The canals have indeed been designed and expanded expressly to accommodate larger vessels, so there is no question that they are fit for purpose. Large vessels transit the canals daily with no issues. The shipping industry is continuously working to increase safety and prevent incidents, and this incident will certainly inform research and influence vessel operations. The increase in size of liner vessels is driven by the increased demand for shipping services, together with carriers’ desire to keep emissions as well as the cost of transport down.
There will always be a wide range of vessel sizes, but a larger vessel emits far less CO2 per unit kilometre of goods transported than a smaller vessel, which is why they are used for transport between the main hub ports of the world. Without them we would have a much less efficient and more polluting supply chain.

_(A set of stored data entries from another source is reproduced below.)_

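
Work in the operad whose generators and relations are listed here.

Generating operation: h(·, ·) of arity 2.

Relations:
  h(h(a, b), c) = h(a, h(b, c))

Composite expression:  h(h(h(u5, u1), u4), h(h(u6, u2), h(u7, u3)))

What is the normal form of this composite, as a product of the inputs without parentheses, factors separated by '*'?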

Are there any longer-term implications here for container ships that rely on the Suez Canal? Do we begin to see bigger vessels use alternative routes?
This incident will be thoroughly analysed and learned from to prevent a recurrence, but I would be surprised if it changes traffic patterns to any major extent. The fact remains that using the Suez Canal on a sailing from Asia to northern Europe rather than going around Africa reduces the distance travelled by 43 per cent. That is 10 days and many tonnes of CO2 emissions avoided.
We have seen shipping costs soar since the pandemic. What do you think will be the impact on prices on the East Asia to northern Europe and US East Coast routes?
Short-term spot rates for liner shipping fluctuate in line with supply and demand. The market will determine whether there is an impact.